Dr. Jekyll oder Mr. Hyde: Wohin steuert Ungarn unter Orbán?

Gastkommentar. Anfang 2011 übernimmt Ungarn den EU-Ratsvorsitz – erste besorgte Stimmen sind zu hören. Aber es gibt auch ein optimistisches Szenario.

Was immer Viktor Orbán ist – er ist, obwohl einer der jüngsten Regierungschefs in der europäischen Geschichte, ein erfahrener Polit-Profi. Zwischen 1998 und 2002 bereits an der Spitze der ungarischen Regierung, hat er ab 2006 – nach seiner zweiten Wahlniederlage – mit einer oft beängstigenden Härte die Schwächen der sozialistisch-liberalen Regierungskoalition genutzt und seiner Partei, den Jungdemokraten (Fidesz), einen Wahltriumph gesichert.

Die linke Opposition ist gedemütigt und wird sicherlich lange brauchen, bis sie dem mit Zweidrittelmehrheit regierenden Orbán wirksam entgegentreten kann.

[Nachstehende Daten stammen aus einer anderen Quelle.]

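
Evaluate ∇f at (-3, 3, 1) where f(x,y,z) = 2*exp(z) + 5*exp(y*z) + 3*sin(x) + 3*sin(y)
(3*cos(3), 3*cos(3) + 5*exp(3), E*(2 + 15*exp(2)))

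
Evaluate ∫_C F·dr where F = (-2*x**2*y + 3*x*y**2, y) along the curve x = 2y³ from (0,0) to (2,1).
1/5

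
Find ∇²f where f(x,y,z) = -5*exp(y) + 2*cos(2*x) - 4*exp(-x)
-5*exp(y) - 8*cos(2*x) - 4*exp(-x)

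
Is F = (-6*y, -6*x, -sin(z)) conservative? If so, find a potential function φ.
Yes, F is conservative. φ = -6*x*y + cos(z)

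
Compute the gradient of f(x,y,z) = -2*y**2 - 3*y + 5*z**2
(0, -4*y - 3, 10*z)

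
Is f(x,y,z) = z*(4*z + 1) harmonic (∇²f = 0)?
No, ∇²f = 8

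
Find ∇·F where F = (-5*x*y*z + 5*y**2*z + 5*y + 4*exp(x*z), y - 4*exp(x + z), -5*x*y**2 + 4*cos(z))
-5*y*z + 4*z*exp(x*z) - 4*sin(z) + 1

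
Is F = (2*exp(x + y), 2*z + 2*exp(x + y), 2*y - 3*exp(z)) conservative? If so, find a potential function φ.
Yes, F is conservative. φ = 2*y*z - 3*exp(z) + 2*exp(x + y)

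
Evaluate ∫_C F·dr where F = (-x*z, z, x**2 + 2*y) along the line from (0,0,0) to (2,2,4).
12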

Eben das ist freilich einer der Punkte, die Sorgen machen: Dem ungarischen Parteiensystem ist die Balance verloren gegangen, die es seit 1990 ausgezeichnet hat. Orbán hat auch schon angekündigt, dass er seine Mehrheit zur Änderung der Verfassung nützen wird. Und die Art und Weise, mit der Ungarns Ministerpräsident seinen Wahlsieg interpretiert, muss auf Widerspruch stoßen: Orbán sieht 2010 als das Jahr einer Wende, einer Transformation, die Ungarn – endlich – auf den richtigen Weg führt.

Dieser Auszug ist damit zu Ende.